A major impetus for Europe’s improving economy lies in the ending inventory correction. We’ve noticed this in the broader data and also in our discussions with several of our European companies. Except in Germany, overall Eurozone inventory recently returned to 2018 levels. This means production can normalize, matching sales, and boosting economic growth. Another positive, European inflation appears to be stabilizing, already under 2.5%. Some economists believe it could overshoot to the downside, briefly falling under 2% due to the energy cost adjustment mentioned above. This gives the European Central Bank room to lower interest rates sooner. This suggests European 10-year interest rates may find an equilibrium near 3.0% versus the US, where challenging labor costs, aggressive fiscal spend, and service cost inflation means long-term interest rates probably settle at higher levels, possibly 4.5% to 5.0%. Bottom line, with 2% inflation and real disposable income growing 4.5%, Europe enjoys enhanced consumer purchasing power.

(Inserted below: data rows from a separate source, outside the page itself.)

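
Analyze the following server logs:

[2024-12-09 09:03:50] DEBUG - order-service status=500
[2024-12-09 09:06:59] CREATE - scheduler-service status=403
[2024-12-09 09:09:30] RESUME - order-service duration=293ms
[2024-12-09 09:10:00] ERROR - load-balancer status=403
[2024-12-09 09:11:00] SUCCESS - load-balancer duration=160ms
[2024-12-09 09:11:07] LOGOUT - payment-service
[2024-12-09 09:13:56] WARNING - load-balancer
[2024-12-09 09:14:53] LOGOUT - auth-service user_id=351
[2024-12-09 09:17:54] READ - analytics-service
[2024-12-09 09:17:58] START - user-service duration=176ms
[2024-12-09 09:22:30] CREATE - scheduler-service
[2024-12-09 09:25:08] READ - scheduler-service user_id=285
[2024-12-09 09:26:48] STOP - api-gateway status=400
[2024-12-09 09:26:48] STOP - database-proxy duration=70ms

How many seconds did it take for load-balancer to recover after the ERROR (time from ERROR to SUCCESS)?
60

To calculate recovery time:

1. Find ERROR event for load-balancer: 2024-12-09 09:10:00
2. Find next SUCCESS event for load-balancer: 2024-12-09 09:11:00
3. Recovery time: 2024-12-09 09:11:00 - 2024-12-09 09:10:00 = 60 seconds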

Given our optimism regarding Europe’s likely domestic-led recovery, we’ve selectively added some European cyclical exposure. This includes Brenntag, a leader in the highly fragmented chemical distribution industry. We look for Brenntag to leverage its position to bring about consolidation from the many family-owned businesses in the industry, and we like the management’s new focus on greater operational efficiency. This should provide a re-rating or higher valuation for the shares. The business model reflects greater reliance on specialty chemicals and value-added services, such as producing tailored chemical formulations for customers. These capabilities provide better profitability compared to the commodity chemical distribution model representative of most of the industry. In summary, although it’s important to be prudent and not skew investments towards any one economic scenario, we’re much more positive on Europe than we’ve been for a long time. The continent will receive modest external help through trade this year, but domestic support will drive the economy. Yes, we believe it’s truly springtime in Europe.